Distinguishing glitch and operator initiated actions in PIT and YAW signals:

  We  can distinguish the glitch and operator actions by looking at their spectral signatures.   A glitch would cause a rise in spectral amplitude right across the entire frequency range.  This would then appear as a white line running vertically (across all frequencies) in the spectrogram.  Where as an operator initiated action would have a subsequent suspension damping motion at low frequencies (only). 

   We can see examples of both in the PIT spectrogram.  There are no glitches in the red trace (the spectrogram for that is in bottom panel). This was after about 7PM and folks had already started using the BS oplev for damping.  So their initial alignment efforts show up as small steps with an associated low frequency spectral signature. 
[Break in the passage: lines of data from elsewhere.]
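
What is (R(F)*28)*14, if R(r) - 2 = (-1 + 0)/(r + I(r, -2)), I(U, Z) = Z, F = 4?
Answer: 588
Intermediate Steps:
R(r) = 2 - 1/(-2 + r) (R(r) = 2 + (-1 + 0)/(r - 2) = 2 - 1/(-2 + r))
(R(F)*28)*14 = (((-5 + 2*4)/(-2 + 4))*28)*14 = (((-5 + 8)/2)*28)*14 = (((½)*3)*28)*14 = ((3/2)*28)*14 = 42*14 = 588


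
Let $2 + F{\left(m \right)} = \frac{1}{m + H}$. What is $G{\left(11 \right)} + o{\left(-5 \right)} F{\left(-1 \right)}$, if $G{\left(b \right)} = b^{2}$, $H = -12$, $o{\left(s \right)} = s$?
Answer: $\frac{1708}{13} \approx 131.38$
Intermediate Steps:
$F{\left(m \right)} = -2 + \frac{1}{-12 + m}$ ($F{\left(m \right)} = -2 + \frac{1}{m - 12} = -2 + \frac{1}{-12 + m}$)
$G{\left(11 \right)} + o{\left(-5 \right)} F{\left(-1 \right)} = 11^{2} - 5 \frac{25 - -2}{-12 - 1} = 121 - 5 \frac{25 + 2}{-13} = 121 - 5 \left(\left(- \frac{1}{13}\right) 27\right) = 121 - - \frac{135}{13} = 121 + \frac{135}{13} = \frac{1708}{13}$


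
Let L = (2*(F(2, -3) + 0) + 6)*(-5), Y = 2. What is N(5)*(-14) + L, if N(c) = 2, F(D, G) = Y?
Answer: -78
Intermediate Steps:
F(D, G) = 2
L = -50 (L = (2*(2 + 0) + 6)*(-5) = (2*2 + 6)*(-5) = (4 + 6)*(-5) = 10*(-5) = -50)
N(5)*(-14) + L = 2*(-14) - 50 = -28 - 50 = -78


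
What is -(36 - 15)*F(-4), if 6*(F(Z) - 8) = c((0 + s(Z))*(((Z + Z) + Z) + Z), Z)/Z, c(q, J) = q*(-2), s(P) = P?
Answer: -280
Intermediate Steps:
c(q, J) = -2*q
F(Z) = 8 - 4*Z/3 (F(Z) = 8 + ((-2*(0 + Z)*(((Z + Z) + Z) + Z))/Z)/6 = 8 + ((-2*Z*((2*Z + Z) + Z))/Z)/6 = 8 + ((-2*Z*(3*Z + Z))/Z)/6 = 8 + ((-2*Z*4*Z)/Z)/6 = 8 + ((-8*Z²)/Z)/6 = 8 + (-8*Z)/6 = 8 - 4*Z/3)
-(36 - 15)*F(-4) = -(36 - 15)*(8 - 4/3*(-4)) = -21*(8 + 16/3) = -21*40/3 = -1*280 = -280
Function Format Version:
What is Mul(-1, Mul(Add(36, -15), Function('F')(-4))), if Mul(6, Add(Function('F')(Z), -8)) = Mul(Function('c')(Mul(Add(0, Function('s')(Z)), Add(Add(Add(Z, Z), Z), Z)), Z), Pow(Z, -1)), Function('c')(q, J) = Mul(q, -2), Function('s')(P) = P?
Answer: -280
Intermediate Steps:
Function('c')(q, J) = Mul(-2, q)
Function('F')(Z) = Add(8, Mul(Rational(-4, 3), Z)) (Function('F')(Z) = Add(8, Mul(Rational(1, 6), Mul(Mul(-2, Mul(Add(0, Z), Add(Add(Add(Z, Z), Z), Z))), Pow(Z, -1)))) = Add(8, Mul(Rational(1, 6), Mul(Mul(-2, Mul(Z, Add(Add(Mul(2, Z), Z), Z))), Pow(Z, -1)))) = Add(8, Mul(Rational(1, 6), Mul(Mul(-2, Mul(Z, Add(Mul(3, Z), Z))), Pow(Z, -1)))) = Add(8, Mul(Rational(1, 6), Mul(Mul(-2, Mul(Z, Mul(4, Z))), Pow(Z, -1)))) = Add(8, Mul(Rational(1, 6), Mul(Mul(-2, Mul(4, Pow(Z, 2))), Pow(Z, -1)))) = Add(8, Mul(Rational(1, 6), Mul(Mul(-8, Pow(Z, 2)), Pow(Z, -1)))) = Add(8, Mul(Rational(1, 6), Mul(-8, Z))) = Add(8, Mul(Rational(-4, 3), Z)))
Mul(-1, Mul(Add(36, -15), Function('F')(-4))) = Mul(-1, Mul(Add(36, -15), Add(8, Mul(Rational(-4, 3), -4)))) = Mul(-1, Mul(21, Add(8, Rational(16, 3)))) = Mul(-1, Mul(21, Rational(40, 3))) = Mul(-1, 280) = -280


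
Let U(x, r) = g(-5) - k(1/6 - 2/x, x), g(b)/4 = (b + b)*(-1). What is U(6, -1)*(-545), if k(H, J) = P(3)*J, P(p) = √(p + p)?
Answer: -21800 + 3270*√6 ≈ -13790.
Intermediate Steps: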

    The blue trace has the classic glitch related signals showing up in pitch.  They can be seen starting at 1.3 hrs and going on till 1.4 hrs.  I dont think anyone was using the IFO at that time.  Since the BS oplev is used for local damping continuously, it is likely that the gliches kicked the optic and caused the activity we see around that time.

  The picture is more messy in the case of YAW as we can see from the blue trace and its associated spectrogram (middle panel).  The yaw signal seems to be continuously affected by the glitching however the event we saw in pitch at 1.3 hrs can also be seen in yaw.  Once again there is no operator related activity in the blue trace while the red trace shows some steps which have an associated low frequency spectral signature (bottom panel).  I concluded that they were associated with the initial alignment activity which was going on at that time.

I looked at whether the improvement in the laser quality has resulted in an actual improvement in the BS local damping.  There is a tangible improvement in YAW.

1) The Spectrogram of YAW motion shows that the injection of broadband noise into the optic motion in YAW due to glitching has disappeared after the swapping of lasers

2) the Coherence between the witness channel and Oplev channel in YAW shows that we can now extend the servo bandwidth to about 10Hz reliably.

3) The spectrum of yaw motion dropped by a factor of two in the range 1 to 20 Hz. This probably has nothing to do with the laser per se.  Probably the pier motion decreased between the two data segments.

Performance check after a week of operation

    To see if the laser is still operating safely within the glitch free region, I checked the 1s trend over the past two days.  The laser power has a slow drift of about 1% in a day.  This is probably a LVEA average temperature related effect.   The long term spectrum shows a 1/f shape down to 10^-4 Hz.

And to see the broad band noise I looked at raw signal over the past four hours (256 samples/sec)

The 4hr stretch of raw data spans a period when the oplevs were not used for first 1.4 hour stretch and then were turned on.  We can see the suspension resonances damp in the witness channels.  

The spectrograms show that there is broad band noise in the optic motion, but it is not due to the laser glitching. 

The top panel shows the laser spectrogram and it does not show any broadband noise.

Conclusion:

     The laser is performing well, without glitches.   All the action we see in the Pitch and Yaw is associated with either human intervention or lock loss events which have kicked the optic.